Author Archives: Mary-Caitlin Hentz

Fuller, Chapter One…

Ah the thrill of the traveling picture show!

What intrigues me most about Fuller’s account of film in the country before the depression is how well integrated into the vaudevillian arts it became, and how this integration was an inherent impulse of the cultural movement. Early film it seems, was initially thought, both by the traveling proprietors and audiences alike, to be better off sandwiched between and supplemented by other forms of art and entertainment than stand-alone. This choice can be dissected in a number of fascinating ways:

1) As a continuation of Vaudeville and Circus like entertainment

2) As a replication/imitation of theater

3) As the foundations of the quest for a perfected, fully sensory cinema

In many ways, the moving picture shows of Harris and Cook and the like incorporate all three concepts of the medium.  The films were short because of technology, yet also due to the fear of the audiences untrained attention spans. By the same token, the films were varied in subject matter because they sought to appeal to the masses,  the very same reason they incorporated song and slide show into their acts –  the only knowledge of a film audience came from other similar audiences, consequently, adapting the tastes of vaudeville audiences and theater goers was valid research and provided at least some semblance of a cultural foundation for the medium.

However, what I find more compelling, is the idea supported by certain film theorists whose names seem to escape me… is that perhaps film has always been searching to become a three dimensional all inclusive sensory experience. If so, this would this explain the inherent desire for painted frames and sound effects, for early musical scores and now 3-D… the quest for a perfect cinema.

Gunning: “The Aesthetic of Astonishment” and the “Cinema of Attractions”

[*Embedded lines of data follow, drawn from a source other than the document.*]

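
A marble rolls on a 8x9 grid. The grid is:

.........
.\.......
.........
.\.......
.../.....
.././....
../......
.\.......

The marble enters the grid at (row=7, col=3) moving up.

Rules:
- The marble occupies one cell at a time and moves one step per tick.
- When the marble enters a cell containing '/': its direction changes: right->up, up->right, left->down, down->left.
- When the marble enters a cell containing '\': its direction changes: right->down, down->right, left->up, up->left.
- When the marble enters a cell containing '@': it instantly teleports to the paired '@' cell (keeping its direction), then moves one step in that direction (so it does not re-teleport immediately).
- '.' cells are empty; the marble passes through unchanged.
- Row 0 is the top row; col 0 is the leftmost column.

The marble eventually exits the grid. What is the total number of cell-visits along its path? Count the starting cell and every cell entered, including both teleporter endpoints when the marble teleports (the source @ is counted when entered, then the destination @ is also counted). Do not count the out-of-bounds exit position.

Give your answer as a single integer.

Answer: 9

Derivation:
Step 1: enter (7,3), '.' pass, move up to (6,3)
Step 2: enter (6,3), '.' pass, move up to (5,3)
Step 3: enter (5,3), '.' pass, move up to (4,3)
Step 4: enter (4,3), '/' deflects up->right, move right to (4,4)
Step 5: enter (4,4), '.' pass, move right to (4,5)
Step 6: enter (4,5), '.' pass, move right to (4,6)
Step 7: enter (4,6), '.' pass, move right to (4,7)
Step 8: enter (4,7), '.' pass, move right to (4,8)
Step 9: enter (4,8), '.' pass, move right to (4,9)
Step 10: at (4,9) — EXIT via right edge, pos 4
Path length (cell visits): 9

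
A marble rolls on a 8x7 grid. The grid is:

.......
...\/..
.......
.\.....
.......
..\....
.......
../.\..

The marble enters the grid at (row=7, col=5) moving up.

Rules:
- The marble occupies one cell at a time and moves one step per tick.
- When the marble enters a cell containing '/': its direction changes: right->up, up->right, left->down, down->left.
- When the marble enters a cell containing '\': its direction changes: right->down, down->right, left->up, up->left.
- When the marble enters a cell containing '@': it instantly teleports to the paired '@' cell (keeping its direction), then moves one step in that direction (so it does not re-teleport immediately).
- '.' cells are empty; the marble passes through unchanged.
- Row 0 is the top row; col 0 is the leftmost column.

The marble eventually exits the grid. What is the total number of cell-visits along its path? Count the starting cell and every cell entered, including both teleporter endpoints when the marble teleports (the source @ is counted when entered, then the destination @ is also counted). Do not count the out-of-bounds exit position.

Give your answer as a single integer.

Answer: 8

Derivation:
Step 1: enter (7,5), '.' pass, move up to (6,5)
Step 2: enter (6,5), '.' pass, move up to (5,5)
Step 3: enter (5,5), '.' pass, move up to (4,5)
Step 4: enter (4,5), '.' pass, move up to (3,5)
Step 5: enter (3,5), '.' pass, move up to (2,5)
Step 6: enter (2,5), '.' pass, move up to (1,5)
Step 7: enter (1,5), '.' pass, move up to (0,5)
Step 8: enter (0,5), '.' pass, move up to (-1,5)
Step 9: at (-1,5) — EXIT via top edge, pos 5
Path length (cell visits): 8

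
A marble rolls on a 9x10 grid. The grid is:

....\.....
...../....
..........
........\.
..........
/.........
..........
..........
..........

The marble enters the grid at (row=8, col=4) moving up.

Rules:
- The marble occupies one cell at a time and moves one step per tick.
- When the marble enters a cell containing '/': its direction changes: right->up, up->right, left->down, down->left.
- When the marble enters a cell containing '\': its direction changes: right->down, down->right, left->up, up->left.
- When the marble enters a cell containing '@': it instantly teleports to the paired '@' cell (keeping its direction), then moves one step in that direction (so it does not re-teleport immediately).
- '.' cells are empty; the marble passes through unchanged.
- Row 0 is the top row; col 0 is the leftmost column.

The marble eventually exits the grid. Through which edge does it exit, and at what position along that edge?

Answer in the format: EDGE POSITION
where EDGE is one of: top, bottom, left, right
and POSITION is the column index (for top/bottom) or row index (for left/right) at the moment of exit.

Answer: left 0

Derivation:
Step 1: enter (8,4), '.' pass, move up to (7,4)
Step 2: enter (7,4), '.' pass, move up to (6,4)
Step 3: enter (6,4), '.' pass, move up to (5,4)
Step 4: enter (5,4), '.' pass, move up to (4,4)
Step 5: enter (4,4), '.' pass, move up to (3,4)
Step 6: enter (3,4), '.' pass, move up to (2,4)
Step 7: enter (2,4), '.' pass, move up to (1,4)
Step 8: enter (1,4), '.' pass, move up to (0,4)
Step 9: enter (0,4), '\' deflects up->left, move left to (0,3)
Step 10: enter (0,3), '.' pass, move left to (0,2)
Step 11: enter (0,2), '.' pass, move left to (0,1)
Step 12: enter (0,1), '.' pass, move left to (0,0)
Step 13: enter (0,0), '.' pass, move left to (0,-1)
Step 14: at (0,-1) — EXIT via left edge, pos 0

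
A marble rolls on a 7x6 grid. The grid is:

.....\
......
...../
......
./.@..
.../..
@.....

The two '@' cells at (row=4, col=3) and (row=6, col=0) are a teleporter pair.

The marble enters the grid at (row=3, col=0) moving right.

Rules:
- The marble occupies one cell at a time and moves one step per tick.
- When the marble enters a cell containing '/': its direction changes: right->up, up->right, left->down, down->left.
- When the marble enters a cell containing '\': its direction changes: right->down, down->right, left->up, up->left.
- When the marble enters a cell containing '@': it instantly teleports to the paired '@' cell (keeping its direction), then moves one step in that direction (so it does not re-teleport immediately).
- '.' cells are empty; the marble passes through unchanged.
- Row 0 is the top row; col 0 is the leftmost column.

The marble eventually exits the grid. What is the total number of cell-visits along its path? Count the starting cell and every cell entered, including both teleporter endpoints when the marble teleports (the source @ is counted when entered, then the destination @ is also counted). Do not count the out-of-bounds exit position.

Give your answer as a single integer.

Answer: 6

Derivation:
Step 1: enter (3,0), '.' pass, move right to (3,1)
Step 2: enter (3,1), '.' pass, move right to (3,2)
Step 3: enter (3,2), '.' pass, move right to (3,3)
Step 4: enter (3,3), '.' pass, move right to (3,4)
Step 5: enter (3,4), '.' pass, move right to (3,5)
Step 6: enter (3,5), '.' pass, move right to (3,6)
Step 7: at (3,6) — EXIT via right edge, pos 3
Path length (cell visits): 6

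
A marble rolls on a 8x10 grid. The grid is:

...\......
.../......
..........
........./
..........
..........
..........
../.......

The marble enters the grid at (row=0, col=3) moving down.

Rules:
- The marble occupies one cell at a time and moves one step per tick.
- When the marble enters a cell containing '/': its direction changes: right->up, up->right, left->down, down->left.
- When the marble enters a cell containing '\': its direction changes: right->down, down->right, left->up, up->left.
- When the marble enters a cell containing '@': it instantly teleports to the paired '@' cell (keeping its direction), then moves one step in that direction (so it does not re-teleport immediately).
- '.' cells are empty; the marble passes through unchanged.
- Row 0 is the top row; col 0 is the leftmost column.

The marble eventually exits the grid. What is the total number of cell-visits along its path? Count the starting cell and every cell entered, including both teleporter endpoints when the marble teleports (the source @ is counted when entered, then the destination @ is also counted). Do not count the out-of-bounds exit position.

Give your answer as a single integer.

Answer: 7

Derivation:
Step 1: enter (0,3), '\' deflects down->right, move right to (0,4)
Step 2: enter (0,4), '.' pass, move right to (0,5)
Step 3: enter (0,5), '.' pass, move right to (0,6)
Step 4: enter (0,6), '.' pass, move right to (0,7)
Step 5: enter (0,7), '.' pass, move right to (0,8)
Step 6: enter (0,8), '.' pass, move right to (0,9)
Step 7: enter (0,9), '.' pass, move right to (0,10)
Step 8: at (0,10) — EXIT via right edge, pos 0
Path length (cell visits): 7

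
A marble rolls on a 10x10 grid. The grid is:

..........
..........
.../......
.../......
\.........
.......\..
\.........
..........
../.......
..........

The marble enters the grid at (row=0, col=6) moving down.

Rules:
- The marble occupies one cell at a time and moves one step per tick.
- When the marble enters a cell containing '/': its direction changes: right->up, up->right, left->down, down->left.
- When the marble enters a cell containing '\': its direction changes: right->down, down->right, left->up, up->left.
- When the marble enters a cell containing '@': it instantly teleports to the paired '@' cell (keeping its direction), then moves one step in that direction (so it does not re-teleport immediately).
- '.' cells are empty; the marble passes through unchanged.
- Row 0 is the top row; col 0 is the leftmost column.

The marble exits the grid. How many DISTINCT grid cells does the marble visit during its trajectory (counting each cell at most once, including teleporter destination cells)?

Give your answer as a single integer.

Answer: 10

Derivation:
Step 1: enter (0,6), '.' pass, move down to (1,6)
Step 2: enter (1,6), '.' pass, move down to (2,6)
Step 3: enter (2,6), '.' pass, move down to (3,6)
Step 4: enter (3,6), '.' pass, move down to (4,6)
Step 5: enter (4,6), '.' pass, move down to (5,6)
Step 6: enter (5,6), '.' pass, move down to (6,6)
Step 7: enter (6,6), '.' pass, move down to (7,6)
Step 8: enter (7,6), '.' pass, move down to (8,6)
Step 9: enter (8,6), '.' pass, move down to (9,6)
Step 10: enter (9,6), '.' pass, move down to (10,6)
Step 11: at (10,6) — EXIT via bottom edge, pos 6
Distinct cells visited: 10 (path length 10)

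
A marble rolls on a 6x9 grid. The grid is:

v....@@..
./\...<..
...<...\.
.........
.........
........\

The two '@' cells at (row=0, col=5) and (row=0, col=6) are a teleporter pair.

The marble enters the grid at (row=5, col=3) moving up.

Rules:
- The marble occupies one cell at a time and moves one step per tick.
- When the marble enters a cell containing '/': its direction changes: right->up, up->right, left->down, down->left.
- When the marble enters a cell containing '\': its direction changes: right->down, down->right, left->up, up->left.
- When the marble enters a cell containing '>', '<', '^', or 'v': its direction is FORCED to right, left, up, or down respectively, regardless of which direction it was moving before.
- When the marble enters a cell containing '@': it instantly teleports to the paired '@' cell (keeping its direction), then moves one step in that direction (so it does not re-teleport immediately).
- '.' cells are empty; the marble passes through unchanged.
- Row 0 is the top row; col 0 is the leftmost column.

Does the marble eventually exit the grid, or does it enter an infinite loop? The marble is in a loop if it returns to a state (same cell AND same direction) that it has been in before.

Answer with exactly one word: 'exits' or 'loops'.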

Tom Gunning is stalking me. No, seriously.

I have somehow managed to read “The Aesthetic of Astonishment” and the “Cinema of Attractions” every year I have attended this fine institution of learned-ness. Now this is NOT a bad thing. Far from it, instead, each time I have re-read the aforementioned works, I have furthered my understanding of the evolution of the medium, and conversely the nature of its inherent unchangeable core.

I keep reading Mr. Gunning’s works because not only are they spot on to the specific era he targets, but they are perpetually relevant even within an ever changing and evolving medium.

Reflecting on my most recent encounter with Gunning, I’ve come to the conclusion that we really aren’t all that different from the earliest of audiences. The “big summer blockbuster” is powered by the reliability of spectacle: the explosions, the blood… the sex.We as an audience may be growing perpetually harder to shock and awe, but we still react the same way when the hero gets the girl and they kiss under the fireworks, we still value the grandeur of opulent costumes and convincing makeup and now CGI.We pay an extra four dollars at the movie theater to see things in 3-D, we wait in line dressed as Wizards and Witches for Harry Potter premieres, we shout at Rocky Horror, we watch to feel and to be made to feel.

Yes spectacle may have evolved, but the central core, the feelings of astonishment are there, we just have higher expectations.

Yet conversely, as a side effect of living in a perpetually post-modern society, we find ourselves rediscovering the wonders and spectacles of dated cinema. Perhaps this comes from my niche and narrow film major perspective, but the astonishment of the past is relived by generation after generation… those who know “You’ve Got Mail” or “Billy Madison” to be the norm can frequentl appreciate the spectacle of yesteryear’s “Spartacus” as well.

Just because something becomes briefly outdated doesn’t mean it loses its grandeur forever. After all, isn’t that the appeal of vintage clothes? Recycled theatricality?